Remember, you are not alone- and fuck that mother fucker that hurt you.
For the rest of you, just remember that just because YOU are just now hearing someone’s truth for the first does NOT mean it all of a sudden came out of nowhere. Therefore, if someone finally feel safe enough to speak up, grant them the space to do so. And if you can't relate- do everyone else a favor and STFU!
NEXT STEPS?
Stop letting the rapey nigga come around during the holidays (or anytime) like it's normal. And stop making excuses for bad behavior. It's a reckoning, ho ho ho!

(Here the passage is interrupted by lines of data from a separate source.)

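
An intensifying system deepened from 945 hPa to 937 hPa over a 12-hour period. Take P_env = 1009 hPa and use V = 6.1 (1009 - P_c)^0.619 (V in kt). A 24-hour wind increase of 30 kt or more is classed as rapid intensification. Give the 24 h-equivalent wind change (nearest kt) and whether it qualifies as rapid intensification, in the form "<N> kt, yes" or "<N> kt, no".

12 kt, no

V₁: ΔP = 64, V ≈ 6.1 × 64^0.619 ≈ 80.05 kt.
V₂: ΔP = 72, V ≈ 6.1 × 72^0.619 ≈ 86.10 kt.
ΔV over 12 h = 6.05 kt → 24 h equivalent = 6.05 × 24/12 ≈ 12.10 kt.
12 kt < 30 kt ⇒ not rapid intensification.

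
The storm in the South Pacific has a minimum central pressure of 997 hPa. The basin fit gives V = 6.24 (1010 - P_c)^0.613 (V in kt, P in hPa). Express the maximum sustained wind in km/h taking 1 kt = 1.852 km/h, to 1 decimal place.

ΔP = 1010 − 997 = 13 hPa.
V ≈ 6.24 × 13^0.613 = 6.24 × 4.818 ≈ 30.063 kt.
30.063 × 1.852 ≈ 55.68 km/h → 55.7 km/h.

55.7 km/h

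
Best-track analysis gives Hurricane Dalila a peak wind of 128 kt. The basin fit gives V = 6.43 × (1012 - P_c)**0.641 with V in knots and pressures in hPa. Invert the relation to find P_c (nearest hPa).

ΔP = (V / 6.43)^(1/0.641) = (128/6.43)^1.560.
128/6.43 = 19.907; 19.907^1.560 ≈ 106.30 hPa.
P_c = 1012 − 106.30 = 905.70 ≈ 906 hPa.

906 hPa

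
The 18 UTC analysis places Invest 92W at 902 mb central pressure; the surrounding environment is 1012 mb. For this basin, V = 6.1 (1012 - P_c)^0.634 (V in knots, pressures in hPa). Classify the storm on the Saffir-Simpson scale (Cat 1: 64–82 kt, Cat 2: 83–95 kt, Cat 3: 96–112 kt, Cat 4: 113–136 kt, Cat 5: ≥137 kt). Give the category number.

ΔP = 1012 − 902 = 110 mb.
V ≈ 6.1 × 110^0.634 = 6.1 × 19.69 ≈ 120 kt.
120 kt falls in the Category 4 band.

4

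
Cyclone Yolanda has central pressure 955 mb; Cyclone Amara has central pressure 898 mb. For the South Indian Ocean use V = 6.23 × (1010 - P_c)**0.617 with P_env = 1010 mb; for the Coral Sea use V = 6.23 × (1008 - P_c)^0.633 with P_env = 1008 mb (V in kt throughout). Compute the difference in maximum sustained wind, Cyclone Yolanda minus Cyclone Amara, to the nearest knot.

Cyclone Yolanda: ΔP = 55; V ≈ 6.23 × 55^0.617 ≈ 73.84 kt.
Cyclone Amara: ΔP = 110; V ≈ 6.23 × 110^0.633 ≈ 122.09 kt.
Difference ≈ 73.84 − 122.09 = -48.25 → -48 kt.

-48 kt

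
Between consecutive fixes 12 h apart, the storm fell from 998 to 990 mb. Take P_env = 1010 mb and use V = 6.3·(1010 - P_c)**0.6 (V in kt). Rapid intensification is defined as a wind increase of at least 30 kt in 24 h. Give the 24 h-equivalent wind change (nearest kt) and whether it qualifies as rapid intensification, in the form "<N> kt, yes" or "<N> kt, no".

20 kt, no

V₁: ΔP = 12, V ≈ 6.3 × 12^0.6 ≈ 27.98 kt.
V₂: ΔP = 20, V ≈ 6.3 × 20^0.6 ≈ 38.02 kt.
ΔV over 12 h = 10.04 kt → 24 h equivalent = 10.04 × 24/12 ≈ 20.08 kt.
20 kt < 30 kt ⇒ not rapid intensification.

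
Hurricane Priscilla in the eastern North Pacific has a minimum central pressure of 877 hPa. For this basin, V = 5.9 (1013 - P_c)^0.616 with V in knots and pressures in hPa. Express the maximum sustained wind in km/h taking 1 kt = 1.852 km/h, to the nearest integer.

225 km/h

ΔP = 1013 − 877 = 136 hPa.
V ≈ 5.9 × 136^0.616 = 5.9 × 20.619 ≈ 121.650 kt.
121.650 × 1.852 ≈ 225.30 km/h → 225 km/h.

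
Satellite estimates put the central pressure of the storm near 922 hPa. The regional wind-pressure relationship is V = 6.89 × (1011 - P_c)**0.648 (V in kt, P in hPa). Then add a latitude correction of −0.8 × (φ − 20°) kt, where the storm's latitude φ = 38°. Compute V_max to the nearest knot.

ΔP = 1011 − 922 = 89 hPa.
89^0.648 ≈ 18.332.
V ≈ 6.89 × 18.332 ≈ 126.3 kt.
Latitude correction: −0.8 × (38 − 20) = -14.4 kt.
Corrected V ≈ 111.9 kt → 112 kt.

112 kt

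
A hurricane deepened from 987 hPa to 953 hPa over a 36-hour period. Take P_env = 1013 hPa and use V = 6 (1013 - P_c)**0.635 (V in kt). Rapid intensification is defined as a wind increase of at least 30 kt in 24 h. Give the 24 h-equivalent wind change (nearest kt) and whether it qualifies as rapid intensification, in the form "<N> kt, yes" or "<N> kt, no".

V₁: ΔP = 26, V ≈ 6 × 26^0.635 ≈ 47.50 kt.
V₂: ΔP = 60, V ≈ 6 × 60^0.635 ≈ 80.78 kt.
ΔV over 36 h = 33.28 kt → 24 h equivalent = 33.28 × 24/36 ≈ 22.19 kt.
22 kt < 30 kt ⇒ not rapid intensification.

22 kt, no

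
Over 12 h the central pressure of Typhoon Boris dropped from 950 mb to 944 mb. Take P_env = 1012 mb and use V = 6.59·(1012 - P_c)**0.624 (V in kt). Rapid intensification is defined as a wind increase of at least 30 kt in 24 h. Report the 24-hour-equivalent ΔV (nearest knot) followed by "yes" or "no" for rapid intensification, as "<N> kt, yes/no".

V₁: ΔP = 62, V ≈ 6.59 × 62^0.624 ≈ 86.56 kt.
V₂: ΔP = 68, V ≈ 6.59 × 68^0.624 ≈ 91.70 kt.
ΔV over 12 h = 5.14 kt → 24 h equivalent = 5.14 × 24/12 ≈ 10.28 kt.
10 kt < 30 kt ⇒ not rapid intensification.

10 kt, no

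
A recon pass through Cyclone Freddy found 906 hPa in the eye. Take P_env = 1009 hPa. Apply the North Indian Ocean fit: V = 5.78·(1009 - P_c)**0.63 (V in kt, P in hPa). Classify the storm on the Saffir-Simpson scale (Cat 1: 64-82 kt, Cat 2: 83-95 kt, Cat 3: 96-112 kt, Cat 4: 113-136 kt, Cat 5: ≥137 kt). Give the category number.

ΔP = 1009 − 906 = 103 hPa.
V ≈ 5.78 × 103^0.63 = 5.78 × 18.54 ≈ 107 kt.
107 kt falls in the Category 3 band.

3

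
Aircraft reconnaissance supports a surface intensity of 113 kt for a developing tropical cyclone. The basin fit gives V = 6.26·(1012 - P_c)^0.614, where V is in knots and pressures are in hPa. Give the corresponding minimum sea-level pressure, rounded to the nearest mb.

901 mb

ΔP = (V / 6.26)^(1/0.614) = (113/6.26)^1.629.
113/6.26 = 18.051; 18.051^1.629 ≈ 111.28 mb.
P_c = 1012 − 111.28 = 900.72 ≈ 901 mb.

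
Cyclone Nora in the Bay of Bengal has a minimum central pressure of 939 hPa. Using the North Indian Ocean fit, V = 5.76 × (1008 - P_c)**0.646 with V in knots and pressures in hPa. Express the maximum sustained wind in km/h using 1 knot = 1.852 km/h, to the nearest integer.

ΔP = 1008 − 939 = 69 hPa.
V ≈ 5.76 × 69^0.646 = 5.76 × 15.413 ≈ 88.781 kt.
88.781 × 1.852 ≈ 164.42 km/h → 164 km/h.

164 km/h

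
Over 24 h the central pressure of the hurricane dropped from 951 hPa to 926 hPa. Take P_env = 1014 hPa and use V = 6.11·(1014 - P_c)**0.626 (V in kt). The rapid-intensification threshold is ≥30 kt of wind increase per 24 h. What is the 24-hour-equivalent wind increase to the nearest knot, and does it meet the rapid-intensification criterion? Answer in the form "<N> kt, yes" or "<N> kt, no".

V₁: ΔP = 63, V ≈ 6.11 × 63^0.626 ≈ 81.74 kt.
V₂: ΔP = 88, V ≈ 6.11 × 88^0.626 ≈ 100.76 kt.
ΔV over 24 h = 19.02 kt → 24 h equivalent = 19.02 × 24/24 ≈ 19.02 kt.
19 kt < 30 kt ⇒ not rapid intensification.

19 kt, no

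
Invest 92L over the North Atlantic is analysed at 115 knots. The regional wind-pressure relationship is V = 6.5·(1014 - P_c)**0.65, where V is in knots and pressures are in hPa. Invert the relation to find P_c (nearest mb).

931 mb

ΔP = (V / 6.5)^(1/0.65) = (115/6.5)^1.538.
115/6.5 = 17.692; 17.692^1.538 ≈ 83.11 mb.
P_c = 1014 − 83.11 = 930.89 ≈ 931 mb.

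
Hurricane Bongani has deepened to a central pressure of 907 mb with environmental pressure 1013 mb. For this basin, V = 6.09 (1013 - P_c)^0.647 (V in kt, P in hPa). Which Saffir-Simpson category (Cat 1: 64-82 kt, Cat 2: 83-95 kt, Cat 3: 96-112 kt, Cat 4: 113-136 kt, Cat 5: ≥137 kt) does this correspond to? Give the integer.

ΔP = 1013 − 907 = 106 mb.
V ≈ 6.09 × 106^0.647 = 6.09 × 20.43 ≈ 124 kt.
124 kt falls in the Category 4 band.

4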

Have Consenting Conversations. The same way men understand consent when it comes to their back door, it should be just as candid when it comes to a woman’s anything. Here are a few great conversation starters.
Learn the actual facts.
Watch I May Destroy You and have a conversation after.
Dissect these song lyrics and discuss why they are problematic.
Also, dispel the myth that #MeToo ended rape culture- like only 5 niggas went to jail after - y'all mad cause someone tweeted about you and NOTHING else happened. Y'all are fine.
Banjee Boombox Toolkit
Allow these women (and men) the space to tell their story and live their truth because for some of us, after everything has been stripped away that’s all we have.
Stop comparing yourselves to white people when it comes to accountability- yes we know that white men rape (this isn’t new)and for many years, it was not even considered a crime. What should be discussed is that in the same way that we are able to separate the bad men from other races with good men from other races- we should be able to do the same in the Black Community.
So, for this holiday season, as a gift to yourself and Black Women, everywhere, let’s continue to lift up the brothers that have protected us, have understood consent and have respected us throughout the years by finally casting out those that have not.
Unfortunately, this message is for the sisters because Black Women must protect Black Women. Other women will not save you, and neither will black men.
Dear Strong Black Woman, your super power is also your Achilles heel. This wisdom is my gift to you.
Merry Christmas and a Happy New Year
Love,
FAY <3
PS Go see The Color Purple later this month. And let's hold this classic in a corrective lens by giving Alice Walker all her flowers.